The company has executed a flurry of M&A and talent deals in the podcast sector in recent years, acquiring The Ringer, Gimlet Media and other producers, and setting up expensive deals with Joe Rogan and other personalities. has proven to be a financial burden, but Vogel said the company continues to believe the investment will pay dividends and meet profit targets. “We are still very optimistic about this business and where it will go over time,” he said. “Four years ago we were nowhere in podcasting. Now we are the world leaders.”
Rapidly expanding Spotify is now focused on innovation aimed at helping creators unlock more advertising potential and offer users a more engaging listening experience, executives added. . Autoplay is one example. It’s a music staple on Spotify and will soon be replicated on the podcast side.
As for the tough macroeconomic environment, inflation and foreign currency volatility have hit earnings, but Vogel said there has been no update for investors since the company’s earnings report and investor day several weeks ago. Stated. “It was choppy from Q4 and still choppy going into Q1,” he said.

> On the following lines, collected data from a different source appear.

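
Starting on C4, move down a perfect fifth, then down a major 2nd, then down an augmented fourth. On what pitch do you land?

Bbb2

C4 down a perfect fifth → F3 (7 semitones).
Down a major second from F3: Eb3 (2 semitones down).
Eb3 down an augmented fourth → Bbb2 (6 semitones).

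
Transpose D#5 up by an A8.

D##6

For an octave the letter name doesn't change: still D, an octave up.
An augmented octave spans 13 semitones, so from D#5 the target pitch is D##6.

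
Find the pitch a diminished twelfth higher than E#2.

Counting five letter names plus an octave up from E lands on B.
A diminished twelfth is 18 semitones; 18 semitones up from E#2 gives B3.

B3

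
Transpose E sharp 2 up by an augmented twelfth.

The twelfth's letter: E up five letter names plus an octave → B.
An augmented twelfth spans 20 semitones, so from E#2 the target pitch is B##3.

B double-sharp 3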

Swinburne asked about Spotify’s competitive position — big tech companies, especially Apple, which stacks music and podcasting on top of TV, video games, cloud storage, and a variety of other services. . “This is what we are all about,” said Vogel. “I think what sets us apart is streaming audio and our sole focus on giving our users the best experience possible. , it means we have more engaged users.The average user spends twice as much on Spotify than on another streaming platform.What we are seeing is that our platform and innovation are more It’s about making good products.”